For many years Odili Donald Odita has been acutely aware and contemplative of the tensions, contradictions and paradoxes between here and there, Africa and the Western world, and the idea of a Third World and a mainstream First World. The artist, who was born in Nigeria and has lived in the United States for most of his adult life, understands the distances between the perceived centres and margins of the (art) world, and the filtering and distortions that colour the connections between them. His new work considers this in-between space, a space that is often fractured, disjointed and replete with disjunctions and differences, aesthetically, economically, conceptually.

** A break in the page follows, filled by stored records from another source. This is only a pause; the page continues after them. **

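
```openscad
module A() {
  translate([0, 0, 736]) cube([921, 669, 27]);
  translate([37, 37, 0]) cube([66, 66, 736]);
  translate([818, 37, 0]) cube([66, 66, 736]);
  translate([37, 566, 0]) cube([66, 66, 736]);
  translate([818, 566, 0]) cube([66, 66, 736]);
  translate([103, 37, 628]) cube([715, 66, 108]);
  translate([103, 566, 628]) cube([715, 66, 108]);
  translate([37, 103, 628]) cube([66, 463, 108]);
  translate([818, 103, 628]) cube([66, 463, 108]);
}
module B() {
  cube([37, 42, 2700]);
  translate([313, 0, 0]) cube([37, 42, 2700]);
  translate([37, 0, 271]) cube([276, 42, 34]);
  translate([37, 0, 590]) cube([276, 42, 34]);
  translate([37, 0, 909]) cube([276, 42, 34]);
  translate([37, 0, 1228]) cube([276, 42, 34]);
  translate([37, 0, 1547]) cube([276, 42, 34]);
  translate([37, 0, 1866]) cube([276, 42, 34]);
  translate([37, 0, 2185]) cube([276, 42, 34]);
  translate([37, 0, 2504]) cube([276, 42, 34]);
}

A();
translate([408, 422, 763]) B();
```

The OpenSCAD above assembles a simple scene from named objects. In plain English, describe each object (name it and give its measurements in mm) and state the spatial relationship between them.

A is a table with a 921×669 mm rectangular top, 27 mm thick, top surface at z = 763 mm, supported by four 66×66 mm square legs, each inset 37 mm from the nearest pair of top edges, running from the floor. Four apron rails, 66 mm thick and 108 mm tall, run between adjacent legs with their top edges flush with the underside of the top and their outer faces flush with the legs' outer faces.

B is a straight ladder. Two 37×42 mm vertical rails, 2700 mm tall, stand 350 mm apart (outside-to-outside) with their front faces coplanar on the −y side. 8 rungs, each 42 mm deep and 34 mm tall, span between the inner faces of the rails, front faces flush with the rails. The lowest rung's underside is at z = 271 mm and rungs are spaced 319 mm apart (underside to underside).

The ladder is on top of the table.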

Odita also sees a ‘third degree of separation’ as finding connection within a state of isolation, the cultural limbo of his experiences as an African in the Western world, and more specifically, searching in between these binaries to discover the intricacies of this space, which he understands as ‘the space of colour’.

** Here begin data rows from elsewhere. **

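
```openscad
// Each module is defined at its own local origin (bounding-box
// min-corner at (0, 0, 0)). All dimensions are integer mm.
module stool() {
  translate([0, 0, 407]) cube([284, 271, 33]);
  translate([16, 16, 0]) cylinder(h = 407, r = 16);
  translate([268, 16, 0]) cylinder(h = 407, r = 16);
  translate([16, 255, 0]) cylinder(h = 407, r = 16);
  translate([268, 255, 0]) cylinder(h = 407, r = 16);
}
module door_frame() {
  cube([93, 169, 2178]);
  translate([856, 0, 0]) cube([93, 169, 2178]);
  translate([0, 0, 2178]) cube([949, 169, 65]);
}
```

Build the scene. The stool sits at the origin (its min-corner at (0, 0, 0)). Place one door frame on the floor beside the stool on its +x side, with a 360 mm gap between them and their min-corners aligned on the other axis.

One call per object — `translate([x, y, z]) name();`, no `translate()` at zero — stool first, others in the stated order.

stool();
translate([644, 0, 0]) door_frame();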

Aside from a series of new large acrylic paintings, Odita will also exhibit his templates and sketches for the works which offer an insight into the artist’s process. In his words:
I’ve noticed that often a drawing only turns into a painting six months to a year later. Over the period, the drawing transforms; I might go back to it and start using gouache and a brush to reformulate the space. I’m starting to realize that the graph drawings I make are narrative orientated, that they are personal and meaningful to me.
Odili Donald Odita in Recent Years
Since his last solo exhibition in Cape Town in 2012, Odita has created large murals including Heaven’s Gate (2012) at the Savannah College of Art and Design, Georgia; Infinite Horizon (2013) at the George C Young US Courthouse and Federal Building in Orlando, Florida; Possible Worlds (2014) at PS340M in New York City; and Bridge (2014) at the Moss Arts Center, Center for the Arts, Virginia Tech. These site-specific installations are three-dimensional
counterparts to his paintings on canvas, and together they reveal the development of Odita’s life-long meditation on colour.
Over the past three years, his singular approach has earned him inclusion in Theories and Documents of Contemporary Art by Kristine Stiles and the Phaidon publications Painting Abstraction: New Elements in Abstract Painting by Bob Nickas, Defining Contemporary Art – 25 Years in 200 Pivotal Artworks and Vitamin P2.